When I think of new technologies, I think of Flutter. Last year Flutter Web transitioned from beta to stable. But even though it’s stable, it doesn’t mean that it is production-ready. I’ve been part of the Flutter community for several years and people complain that Flutter supports too many platforms (Android, iOS, web, Windows, macOS and Linux) and that spreads Flutter development too thin. Some people have been waiting for years for Flutter web to come out of beta and are still waiting for Flutter to support SEO. While others want Flutter development to focus on its original purpose which is to be a viable solution for creating mobile apps.
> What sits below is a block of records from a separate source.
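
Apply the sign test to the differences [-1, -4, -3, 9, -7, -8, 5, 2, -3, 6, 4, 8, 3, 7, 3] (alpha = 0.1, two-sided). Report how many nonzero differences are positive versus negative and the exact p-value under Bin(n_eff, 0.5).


Step 1: Discard zero differences. Original n = 15; n_eff = number of nonzero differences = 15.
Nonzero differences (with sign): -1, -4, -3, +9, -7, -8, +5, +2, -3, +6, +4, +8, +3, +7, +3
Step 2: Count signs: positive = 9, negative = 6.
Step 3: Under H0: P(positive) = 0.5, so the number of positives S ~ Bin(15, 0.5).
Step 4: Two-sided exact p-value = sum of Bin(15,0.5) probabilities at or below the observed probability = 0.607239.
Step 5: alpha = 0.1. fail to reject H0.

n_eff = 15, pos = 9, neg = 6, p = 0.607239, fail to reject H0.


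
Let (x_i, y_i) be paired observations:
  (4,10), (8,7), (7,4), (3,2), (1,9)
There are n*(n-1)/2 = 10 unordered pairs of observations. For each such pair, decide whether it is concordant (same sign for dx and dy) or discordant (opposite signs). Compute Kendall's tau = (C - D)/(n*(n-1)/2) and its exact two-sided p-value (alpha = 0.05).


Step 1: Enumerate the 10 unordered pairs (i,j) with i<j and classify each by sign(x_j-x_i) * sign(y_j-y_i).
  (1,2):dx=+4,dy=-3->D; (1,3):dx=+3,dy=-6->D; (1,4):dx=-1,dy=-8->C; (1,5):dx=-3,dy=-1->C
  (2,3):dx=-1,dy=-3->C; (2,4):dx=-5,dy=-5->C; (2,5):dx=-7,dy=+2->D; (3,4):dx=-4,dy=-2->C
  (3,5):dx=-6,dy=+5->D; (4,5):dx=-2,dy=+7->D
Step 2: C = 5, D = 5, total pairs = 10.
Step 3: tau = (C - D)/(n(n-1)/2) = (5 - 5)/10 = 0.000000.
Step 4: Exact two-sided p-value (enumerate n! = 120 permutations of y under H0): p = 1.000000.
Step 5: alpha = 0.05. fail to reject H0.

tau_b = 0.0000 (C=5, D=5), p = 1.000000, fail to reject H0.


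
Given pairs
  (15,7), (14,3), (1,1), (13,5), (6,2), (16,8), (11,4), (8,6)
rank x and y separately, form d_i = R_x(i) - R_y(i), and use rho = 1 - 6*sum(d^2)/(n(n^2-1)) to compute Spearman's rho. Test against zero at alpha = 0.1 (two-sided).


Step 1: Rank x and y separately (midranks; no ties here).
rank(x): 15->7, 14->6, 1->1, 13->5, 6->2, 16->8, 11->4, 8->3
rank(y): 7->7, 3->3, 1->1, 5->5, 2->2, 8->8, 4->4, 6->6
Step 2: d_i = R_x(i) - R_y(i); compute d_i^2.
  (7-7)^2=0, (6-3)^2=9, (1-1)^2=0, (5-5)^2=0, (2-2)^2=0, (8-8)^2=0, (4-4)^2=0, (3-6)^2=9
sum(d^2) = 18.
Step 3: rho = 1 - 6*18 / (8*(8^2 - 1)) = 1 - 108/504 = 0.785714.
Step 4: Under H0, t = rho * sqrt((n-2)/(1-rho^2)) = 3.1113 ~ t(6).
Step 5: Two-sided p-value from the t-distribution with 6 df = 0.020815.
Step 6: alpha = 0.1. reject H0.

rho = 0.7857, p = 0.020815, reject H0 at alpha = 0.1.


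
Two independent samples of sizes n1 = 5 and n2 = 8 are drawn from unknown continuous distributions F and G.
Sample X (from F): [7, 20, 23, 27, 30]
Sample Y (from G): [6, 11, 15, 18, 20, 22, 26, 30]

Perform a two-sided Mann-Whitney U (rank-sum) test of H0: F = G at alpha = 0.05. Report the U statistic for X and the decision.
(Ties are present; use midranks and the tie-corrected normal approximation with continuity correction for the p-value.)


Step 1: Combine and sort all 13 observations; assign midranks.
sorted (value, group): (6,Y), (7,X), (11,Y), (15,Y), (18,Y), (20,X), (20,Y), (22,Y), (23,X), (26,Y), (27,X), (30,X), (30,Y)
ranks: 6->1, 7->2, 11->3, 15->4, 18->5, 20->6.5, 20->6.5, 22->8, 23->9, 26->10, 27->11, 30->12.5, 30->12.5
Step 2: Rank sum for X: R1 = 2 + 6.5 + 9 + 11 + 12.5 = 41.
Step 3: U_X = R1 - n1(n1+1)/2 = 41 - 5*6/2 = 41 - 15 = 26.
       U_Y = n1*n2 - U_X = 40 - 26 = 14.
Step 4: Ties are present, so use the tie-corrected normal approximation (with continuity correction) for the p-value.
Step 5: p-value = 0.419471; compare to alpha = 0.05. fail to reject H0.

U_X = 26, p = 0.419471, fail to reject H0 at alpha = 0.05.


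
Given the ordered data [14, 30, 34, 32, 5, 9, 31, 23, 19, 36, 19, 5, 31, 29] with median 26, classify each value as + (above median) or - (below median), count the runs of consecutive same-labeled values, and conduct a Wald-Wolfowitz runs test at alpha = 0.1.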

I’ve been developing using Flutter for clients and I wish the web version of my apps worked as well as they do for the android/iOS versions. The idea of one codebase, and deploy everywhere is a great idea. But in 2022 we’re still experiencing the growing pains and there is still a lot of work ahead.
This week my team met with the head of engineering and a software engineer from Brain Electrophysiology Lab (BEL). BEL is a neuroscience technology company based in Eugene, Oregon. Their work focuses on software and hardware tools for neuroscience researchers.
My team is tasked with adding features to one of their cloud platform apps called FLOW (Forward Looking Operations Workflow). FLOW is a software tool that helps researchers manage their experiment workflows and collaborate with others. That is all I can share for now about the project, I hope to do my best and contribute quality work.